Opinion, WVPA Sharing

Opinion: To effect change, we must have information

By Del. Amy Summers, chair of the House Health and Human Resources Committee and co-chair of the Legislative Oversight Commission on Health and Human Resources Accountability

It can be easy to under-estimate the legislative work done through the interim committee process when we’re not under the microscope and in the thick of the regular session. These committees are made up of both Senators and Delegates, and their purviews are different from the regular session committees. This is really our time to dig deep and study the issues we hope to address during our limited 60 days of lawmaking.

West Virginia Secretary of Health Facilities Michael Caruso and others arranged visits to state-owned psychiatric facilities last year for lawmakers and our staff. It was insightful for me, both from a budget standpoint and a system-of-care standpoint. It showed me the state needs to plan to invest in a replacement facility for our Huntington psychiatric hospital on its current property and that the Weston facility may need to expand. 

When Legislative Oversight Commission on Health and Human Resources Accountability (LOCCHRA) members were told the scheduled speakers for our April 16 meeting would not be available to discuss critical issues and long-term planning for our state-owned health facilities, I reached out to Secretary Caruso without success.
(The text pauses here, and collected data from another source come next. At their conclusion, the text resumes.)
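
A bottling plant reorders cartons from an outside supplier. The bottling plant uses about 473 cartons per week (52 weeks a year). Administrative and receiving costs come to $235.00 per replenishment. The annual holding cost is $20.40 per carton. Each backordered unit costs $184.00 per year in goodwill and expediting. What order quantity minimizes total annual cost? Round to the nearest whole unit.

Annual demand D = 473 × 52 = 24,596.
With planned backorders, Q* = √(2DS/H) · √((H+B)/B).
√(2DS/H) = √(2 × 24,596 × 235 / 20.4) = 752.777.
√((H+B)/B) = √((20.4+184)/184) = 1.0540.
Q* ≈ 793.410.

Q* ≈ 793 cartons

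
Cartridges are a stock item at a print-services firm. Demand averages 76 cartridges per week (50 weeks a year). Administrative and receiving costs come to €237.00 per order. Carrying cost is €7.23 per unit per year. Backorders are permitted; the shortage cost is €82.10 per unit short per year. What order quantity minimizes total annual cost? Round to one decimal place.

Annual demand D = 76 × 50 = 3,800.
With planned backorders, Q* = √(2DS/H) · √((H+B)/B).
√(2DS/H) = √(2 × 3,800 × 237 / 7.23) = 499.128.
√((H+B)/B) = √((7.23+82.1)/82.1) = 1.0431.
Q* ≈ 520.642.

Q* ≈ 520.6 cartridges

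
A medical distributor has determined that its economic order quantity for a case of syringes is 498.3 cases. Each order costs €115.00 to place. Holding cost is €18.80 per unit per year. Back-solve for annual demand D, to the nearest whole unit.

D ≈ 20,296 cases per year

Squaring Q* = √(2DS/H) gives Q*² = 2DS/H.
From Q* = √(2DS/H): D = Q*²H / (2S) = 498.3² × 18.8 / (2 × 115) = 20296.062.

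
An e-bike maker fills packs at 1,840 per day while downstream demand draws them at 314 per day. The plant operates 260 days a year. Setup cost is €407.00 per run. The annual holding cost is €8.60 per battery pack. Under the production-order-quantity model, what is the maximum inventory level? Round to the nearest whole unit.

Annual demand D = 314 × 260 = 81,640.
Production build-up factor (1 − d/p) = 1 − 314/1,840 = 0.8293.
Q* = √(2DS / (H(1 − d/p))) = √(2 × 81,640 × 407 / (8.6 × 0.8293)).
= √(66,454,960 / 7.1324) ≈ 3052.433.
Maximum inventory = Q*(1 − d/p) = 3052.433 × 0.8293 ≈ 2531.529.

I_max ≈ 2,532 packs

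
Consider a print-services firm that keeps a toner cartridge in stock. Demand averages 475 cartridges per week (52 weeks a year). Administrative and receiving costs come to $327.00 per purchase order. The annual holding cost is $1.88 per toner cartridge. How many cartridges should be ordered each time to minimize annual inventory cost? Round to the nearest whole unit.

Annual demand D = 475 × 52 = 24,700.
EOQ = √(2DS / H) = √(2 × 24,700 × 327 / 1.88).
= √(16,153,800 / 1.88) = √8,592,446.8085 ≈ 2931.288.

Q* ≈ 2,931 cartridges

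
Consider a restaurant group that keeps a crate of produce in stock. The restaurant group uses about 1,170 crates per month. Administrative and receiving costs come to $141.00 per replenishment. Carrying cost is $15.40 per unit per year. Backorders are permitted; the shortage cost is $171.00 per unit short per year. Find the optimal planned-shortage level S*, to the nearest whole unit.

S* ≈ 44 crates

Annual demand D = 1,170 × 12 = 14,040.
With planned backorders, Q* = √(2DS/H) · √((H+B)/B).
√(2DS/H) = √(2 × 14,040 × 141 / 15.4) = 507.046.
√((H+B)/B) = √((15.4+171)/171) = 1.0441.
Q* ≈ 529.386.
S* = Q* · H/(H+B) = 529.386 × 15.4/186.4 ≈ 43.737.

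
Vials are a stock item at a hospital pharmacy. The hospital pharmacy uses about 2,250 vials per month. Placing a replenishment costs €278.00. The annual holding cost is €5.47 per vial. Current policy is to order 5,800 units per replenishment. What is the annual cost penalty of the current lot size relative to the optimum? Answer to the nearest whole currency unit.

Extra cost ≈ €8,095 per year

Annual demand D = 2,250 × 12 = 27,000.
EOQ = √(2DS/H) = √(2 × 27,000 × 278 / 5.47) ≈ 1656.63.
Cost at Q* = (D/Q*)S + (Q*/2)H = √(2DSH) ≈ €9,061.77.
Cost at Q = 5,800: (27,000/5,800)×278 + (5,800/2)×5.47 = €1,294.14 + €15,863.00 = €17,157.14.
Excess = €17,157.14 − €9,061.77 = €8,095.37.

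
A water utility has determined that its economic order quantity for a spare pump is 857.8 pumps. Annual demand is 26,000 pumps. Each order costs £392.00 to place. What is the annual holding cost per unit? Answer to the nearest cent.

H ≈ £27.70

Squaring Q* = √(2DS/H) gives Q*² = 2DS/H.
From Q* = √(2DS/H): H = 2DS / Q*² = 2 × 26,000 × 392 / 857.8² = 27.7024.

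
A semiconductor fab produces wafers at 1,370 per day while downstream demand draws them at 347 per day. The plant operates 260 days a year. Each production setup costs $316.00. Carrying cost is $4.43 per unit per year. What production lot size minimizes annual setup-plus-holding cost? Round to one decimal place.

Q* ≈ 4,151.7 wafers

Annual demand D = 347 × 260 = 90,220.
Production build-up factor (1 − d/p) = 1 − 347/1,370 = 0.7467.
Q* = √(2DS / (H(1 − d/p))) = √(2 × 90,220 × 316 / (4.43 × 0.7467)).
= √(57,019,040 / 3.3079) ≈ 4151.744.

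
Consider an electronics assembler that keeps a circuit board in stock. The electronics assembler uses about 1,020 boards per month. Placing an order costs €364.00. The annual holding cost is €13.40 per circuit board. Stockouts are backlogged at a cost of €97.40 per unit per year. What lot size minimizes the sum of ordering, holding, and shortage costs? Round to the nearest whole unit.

Q* ≈ 870 boards

Annual demand D = 1,020 × 12 = 12,240.
With planned backorders, Q* = √(2DS/H) · √((H+B)/B).
√(2DS/H) = √(2 × 12,240 × 364 / 13.4) = 815.463.
√((H+B)/B) = √((13.4+97.4)/97.4) = 1.0666.
Q* ≈ 869.750.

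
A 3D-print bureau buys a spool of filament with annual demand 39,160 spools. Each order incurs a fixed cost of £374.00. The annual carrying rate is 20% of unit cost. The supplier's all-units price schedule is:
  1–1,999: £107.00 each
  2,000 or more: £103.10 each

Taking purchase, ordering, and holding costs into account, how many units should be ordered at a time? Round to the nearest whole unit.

Holding cost per unit per year at price C is H = 0.20·C.
Candidates are each tier's EOQ (if it falls in that tier) and each price-break quantity.
EOQ at £107.00 = 1169.9 (feasible in tier 1): TC = 39,160×£107.00 + (39,160/1169.9)×374 + (1169.9/2)×0.20×£107.00 = £4,215,156.81.
EOQ at £103.10 = 1191.9 < 2000, so use break Q=2000: TC = 39,160×£103.10 + (39,160/2000.0)×374 + (2000.0/2)×0.20×£103.10 = £4,065,338.92.
Lowest total cost is £4,065,338.92 at Q = 2000.0.

Q* ≈ 2,000 spools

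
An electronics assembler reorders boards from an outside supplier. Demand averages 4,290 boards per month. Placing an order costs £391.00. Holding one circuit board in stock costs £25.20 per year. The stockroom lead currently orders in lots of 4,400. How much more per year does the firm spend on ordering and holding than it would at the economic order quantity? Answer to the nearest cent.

Extra cost ≈ £28,163.71 per year

Annual demand D = 4,290 × 12 = 51,480.
EOQ = √(2DS/H) = √(2 × 51,480 × 391 / 25.2) ≈ 1263.93.
Cost at Q* = (D/Q*)S + (Q*/2)H = √(2DSH) ≈ £31,850.99.
Cost at Q = 4,400: (51,480/4,400)×391 + (4,400/2)×25.2 = £4,574.70 + £55,440.00 = £60,014.70.
Excess = £60,014.70 − £31,850.99 = £28,163.71.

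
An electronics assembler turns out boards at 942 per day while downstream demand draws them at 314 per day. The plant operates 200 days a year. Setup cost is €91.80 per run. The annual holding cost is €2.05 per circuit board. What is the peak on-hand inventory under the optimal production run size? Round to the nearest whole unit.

Annual demand D = 314 × 200 = 62,800.
Production build-up factor (1 − d/p) = 1 − 314/942 = 0.6667.
Q* = √(2DS / (H(1 − d/p))) = √(2 × 62,800 × 91.8 / (2.05 × 0.6667)).
= √(11,530,080 / 1.3667) ≈ 2904.590.
Maximum inventory = Q*(1 − d/p) = 2904.590 × 0.6667 ≈ 1936.393.

I_max ≈ 1,936 boards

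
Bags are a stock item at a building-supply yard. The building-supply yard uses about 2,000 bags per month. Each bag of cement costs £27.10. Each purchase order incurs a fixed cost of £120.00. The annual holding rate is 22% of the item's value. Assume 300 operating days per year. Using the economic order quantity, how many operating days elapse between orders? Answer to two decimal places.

T ≈ 12.29 days

Annual demand D = 2,000 × 12 = 24,000.
Holding cost H = 0.22 × £27.10 = £5.9620 per unit per year.
Q* = √(2DS/H) = √(2 × 24,000 × 120 / 5.962) ≈ 982.91.
Cycle time = Q*/D × 300 = 982.91 / 24,000 × 300 ≈ 12.286 days.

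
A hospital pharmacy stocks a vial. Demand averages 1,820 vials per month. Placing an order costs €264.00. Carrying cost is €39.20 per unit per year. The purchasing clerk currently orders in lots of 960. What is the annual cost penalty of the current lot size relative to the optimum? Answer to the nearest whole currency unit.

Extra cost ≈ €3,561 per year

Annual demand D = 1,820 × 12 = 21,840.
EOQ = √(2DS/H) = √(2 × 21,840 × 264 / 39.2) ≈ 542.38.
Cost at Q* = (D/Q*)S + (Q*/2)H = √(2DSH) ≈ €21,261.13.
Cost at Q = 960: (21,840/960)×264 + (960/2)×39.2 = €6,006.00 + €18,816.00 = €24,822.00.
Excess = €24,822.00 − €21,261.13 = €3,560.87.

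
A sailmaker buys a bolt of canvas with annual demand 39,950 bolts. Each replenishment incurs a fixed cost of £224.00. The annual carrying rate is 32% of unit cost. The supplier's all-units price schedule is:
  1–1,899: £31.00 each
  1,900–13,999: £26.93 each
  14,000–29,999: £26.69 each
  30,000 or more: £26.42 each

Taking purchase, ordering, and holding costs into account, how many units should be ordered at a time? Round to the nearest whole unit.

Q* ≈ 1,900 bolts

Holding cost per unit per year at price C is H = 0.32·C.
Evaluate total cost at each tier's feasible EOQ or, if the EOQ is below the tier, at the tier's minimum quantity.
EOQ at £31.00 = 1343.2 (feasible in tier 1): TC = 39,950×£31.00 + (39,950/1343.2)×224 + (1343.2/2)×0.32×£31.00 = £1,251,774.57.
EOQ at £26.93 = 1441.1 < 1900, so use break Q=1900: TC = 39,950×£26.93 + (39,950/1900.0)×224 + (1900.0/2)×0.32×£26.93 = £1,088,750.11.
EOQ at £26.69 = 1447.6 < 14000, so use break Q=14000: TC = 39,950×£26.69 + (39,950/14000.0)×224 + (14000.0/2)×0.32×£26.69 = £1,126,690.30.
EOQ at £26.42 = 1455.0 < 30000, so use break Q=30000: TC = 39,950×£26.42 + (39,950/30000.0)×224 + (30000.0/2)×0.32×£26.42 = £1,182,593.29.
Lowest total cost is £1,088,750.11 at Q = 1900.0.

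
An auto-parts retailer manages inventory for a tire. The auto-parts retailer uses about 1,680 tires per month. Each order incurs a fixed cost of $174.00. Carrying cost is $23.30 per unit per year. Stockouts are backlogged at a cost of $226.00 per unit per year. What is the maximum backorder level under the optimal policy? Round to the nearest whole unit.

Annual demand D = 1,680 × 12 = 20,160.
With planned backorders, Q* = √(2DS/H) · √((H+B)/B).
√(2DS/H) = √(2 × 20,160 × 174 / 23.3) = 548.728.
√((H+B)/B) = √((23.3+226)/226) = 1.0503.
Q* ≈ 576.320.
S* = Q* · H/(H+B) = 576.320 × 23.3/249.3 ≈ 53.864.

S* ≈ 54 tires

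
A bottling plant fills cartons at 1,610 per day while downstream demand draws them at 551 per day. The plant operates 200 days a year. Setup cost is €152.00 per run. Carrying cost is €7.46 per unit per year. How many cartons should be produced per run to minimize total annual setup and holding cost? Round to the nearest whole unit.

Annual demand D = 551 × 200 = 110,200.
Production build-up factor (1 − d/p) = 1 − 551/1,610 = 0.6578.
Q* = √(2DS / (H(1 − d/p))) = √(2 × 110,200 × 152 / (7.46 × 0.6578)).
= √(33,500,800 / 4.9069) ≈ 2612.902.

Q* ≈ 2,613 cartons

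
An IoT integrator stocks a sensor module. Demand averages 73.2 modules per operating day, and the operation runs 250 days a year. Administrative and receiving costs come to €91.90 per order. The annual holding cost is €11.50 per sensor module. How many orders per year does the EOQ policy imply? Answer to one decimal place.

Annual demand D = 73.2 × 250 = 18,300.
Q* = √(2DS/H) = √(2 × 18,300 × 91.9 / 11.5) ≈ 540.82.
Orders per year = D / Q* = 18,300 / 540.82 ≈ 33.838.

N ≈ 33.8 orders per year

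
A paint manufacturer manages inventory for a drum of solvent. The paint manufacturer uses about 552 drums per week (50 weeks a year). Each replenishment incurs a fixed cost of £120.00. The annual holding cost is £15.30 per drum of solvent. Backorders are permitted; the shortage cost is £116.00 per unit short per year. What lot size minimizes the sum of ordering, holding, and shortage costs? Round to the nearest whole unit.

Annual demand D = 552 × 50 = 27,600.
With planned backorders, Q* = √(2DS/H) · √((H+B)/B).
√(2DS/H) = √(2 × 27,600 × 120 / 15.3) = 657.983.
√((H+B)/B) = √((15.3+116)/116) = 1.0639.
Q* ≈ 700.032.

Q* ≈ 700 drums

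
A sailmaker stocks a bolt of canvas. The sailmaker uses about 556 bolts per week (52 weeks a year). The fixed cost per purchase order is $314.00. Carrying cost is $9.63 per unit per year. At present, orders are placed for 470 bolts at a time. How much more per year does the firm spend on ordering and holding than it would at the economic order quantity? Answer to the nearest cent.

Extra cost ≈ $8,355.66 per year

Annual demand D = 556 × 52 = 28,912.
EOQ = √(2DS/H) = √(2 × 28,912 × 314 / 9.63) ≈ 1373.11.
Cost at Q* = (D/Q*)S + (Q*/2)H = √(2DSH) ≈ $13,223.06.
Cost at Q = 470: (28,912/470)×314 + (470/2)×9.63 = $19,315.68 + $2,263.05 = $21,578.73.
Excess = $21,578.73 − $13,223.06 = $8,355.66.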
As Co-Chair of LOCCHRA, I am asking for the same type of meetings I did in the past for many of our state-owned laboratories. Once those laboratory tours were complete, we were able to build consensus that the state needed a brand new, state-of-the-art laboratory, and funding was requested. It now is in the process of being built. I have asked our staff to coordinate on-site visits to all the health facilities owned by the State of West Virginia, starting with Hopemont State Hospital.

How can the West Virginia Legislature comprehend the state’s most dire problems, let alone look for the solutions to them, without information? How do I know if the $90,000 increase in the budget line item for maintenance and repairs to Hopemont is enough to solve a problem that led to a patient burned so badly it resulted in his death? I refuse to accept this type of care as the care a West Virginia-owned facility, or any facility, provides!

The Legislature cannot and should not attempt to manage the day-to-day operations of the Executive Branch, but we can and we will change laws, regulations and funds when we are shown the need. We have practically begged the newly separated departments of health to show and tell us where additional funds are necessary, and this most recent opportunity to do so was wasted.  

Tears come to my eyes when I think of the pain a nonverbal, elderly man suffering from dementia must have endured sitting in scalding water for over 45 minutes. If we are expected to allocate and adjust state funds during a May special session, we should be clear about where those funds are desperately needed well before we gavel in. 

If we do not stand up for these individuals in state care, who will? 

Amy Summers, MSN, RN, is a Republican from Taylor County. She serves as Chair of the WV House of Delegates Health and Human Resources Committee and Co-Chair of the Legislative Oversight Commission on Health and Human Resources Accountability. She previously served as House Majority Leader and first was elected in 2014.